There is no Masonic connection 


~Open Minded~


----------



## Squared_Away (Nov 4, 2013)

It will not be called The Sterling Knights. New thread.  


~Open Minded~


----------



## Chaz (Nov 4, 2013)

Squared_Away said:


> It's going to be a patriotic fraternity.
> 
> 
> ~Open Minded~



Just the title "patriotic fraternity" could put you on federal watch lists and make others skeptical in this day and age. Now a small local group or Internet discussion group on subjects such as the constitution, founding fathers, states rights or government history would be beneficial but there's already tons of groups with that same agenda, why start a new fraternity?


My Freemasonry


----------



## Squared_Away (Nov 4, 2013)

Because them groups haven't gone anywhere or done anything. We want to change that. Being on a watch list is fine with me. That means we're doing our job. 


~Open Minded~


----------



## BroBook (Nov 4, 2013)

Squared_Away said:


> Because them groups haven't gone anywhere or done anything. We want to change that. Being on a watch list is fine with me.
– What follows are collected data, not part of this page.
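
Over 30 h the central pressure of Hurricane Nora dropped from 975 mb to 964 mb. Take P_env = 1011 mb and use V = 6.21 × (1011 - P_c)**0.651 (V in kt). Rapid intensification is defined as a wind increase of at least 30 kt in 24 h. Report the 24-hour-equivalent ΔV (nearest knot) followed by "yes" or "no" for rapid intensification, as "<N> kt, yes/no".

V₁: ΔP = 36, V ≈ 6.21 × 36^0.651 ≈ 64.01 kt.
V₂: ΔP = 47, V ≈ 6.21 × 47^0.651 ≈ 76.14 kt.
ΔV over 30 h = 12.13 kt → 24 h equivalent = 12.13 × 24/30 ≈ 9.70 kt.
10 kt < 30 kt ⇒ not rapid intensification.

10 kt, no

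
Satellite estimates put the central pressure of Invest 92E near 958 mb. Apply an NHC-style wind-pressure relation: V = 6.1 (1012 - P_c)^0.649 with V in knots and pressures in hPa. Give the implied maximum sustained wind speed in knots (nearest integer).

ΔP = 1012 − 958 = 54 mb.
54^0.649 ≈ 13.314.
V ≈ 6.1 × 13.314 ≈ 81.2 kt.

81 kt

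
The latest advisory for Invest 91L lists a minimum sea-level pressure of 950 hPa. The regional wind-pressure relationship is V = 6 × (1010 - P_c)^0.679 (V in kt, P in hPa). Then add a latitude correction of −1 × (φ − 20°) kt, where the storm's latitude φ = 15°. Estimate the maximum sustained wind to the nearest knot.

ΔP = 1010 − 950 = 60 hPa.
60^0.679 ≈ 16.120.
V ≈ 6 × 16.120 ≈ 96.7 kt.
Latitude correction: −1 × (15 − 20) = 5 kt.
Corrected V ≈ 101.7 kt → 102 kt.

102 kt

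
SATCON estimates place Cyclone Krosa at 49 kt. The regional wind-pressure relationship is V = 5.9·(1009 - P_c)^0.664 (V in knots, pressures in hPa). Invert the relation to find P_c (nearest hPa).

985 hPa

ΔP = (V / 5.9)^(1/0.664) = (49/5.9)^1.506.
49/5.9 = 8.305; 8.305^1.506 ≈ 24.24 hPa.
P_c = 1009 − 24.24 = 984.76 ≈ 985 hPa.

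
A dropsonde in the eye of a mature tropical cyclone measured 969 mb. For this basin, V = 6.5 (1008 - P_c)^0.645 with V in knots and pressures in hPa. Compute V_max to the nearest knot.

69 kt

ΔP = 1008 − 969 = 39 mb.
39^0.645 ≈ 10.623.
V ≈ 6.5 × 10.623 ≈ 69.0 kt.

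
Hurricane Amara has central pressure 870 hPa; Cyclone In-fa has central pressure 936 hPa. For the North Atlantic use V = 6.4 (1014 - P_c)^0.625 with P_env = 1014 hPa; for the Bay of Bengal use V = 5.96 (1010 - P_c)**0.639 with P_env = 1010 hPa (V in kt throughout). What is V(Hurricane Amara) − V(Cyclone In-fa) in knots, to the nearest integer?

Hurricane Amara: ΔP = 144; V ≈ 6.4 × 144^0.625 ≈ 142.94 kt.
Cyclone In-fa: ΔP = 74; V ≈ 5.96 × 74^0.639 ≈ 93.26 kt.
Difference ≈ 142.94 − 93.26 = 49.68 → 50 kt.

50 kt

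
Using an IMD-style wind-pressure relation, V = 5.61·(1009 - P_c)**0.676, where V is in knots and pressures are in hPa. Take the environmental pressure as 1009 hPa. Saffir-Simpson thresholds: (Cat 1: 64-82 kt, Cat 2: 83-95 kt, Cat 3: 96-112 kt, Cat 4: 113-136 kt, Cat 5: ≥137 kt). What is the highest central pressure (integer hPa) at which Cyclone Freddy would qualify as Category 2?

955 hPa

Category 2 begins at V = 83 kt.
Required ΔP = (83/5.61)^(1/0.676) = 14.795^1.479 ≈ 53.82 hPa.
P_c ≤ 1009 − 53.82 = 955.18, so the highest integer P_c is 955 hPa.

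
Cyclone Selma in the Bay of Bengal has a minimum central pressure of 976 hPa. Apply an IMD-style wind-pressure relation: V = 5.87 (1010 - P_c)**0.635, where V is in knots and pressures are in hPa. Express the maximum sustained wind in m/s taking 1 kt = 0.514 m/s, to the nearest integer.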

That means we're doing our job.
> 
> 
> ~Open Minded~



What would be the membership requirements !


My Freemasonry


----------



## Chaz (Nov 4, 2013)

Squared_Away said:


> Because them groups haven't gone anywhere or done anything. We want to change that. Being on a watch list is fine with me. That means we're doing our job.
> 
> 
> ~Open Minded~



Hahaha I can't disagree with any of that. Most of the groups that I'm aware of personally are in the stages of educating the masses and I guess a general awakening, if you will, to the realities of "the state of our society". 


My Freemasonry


----------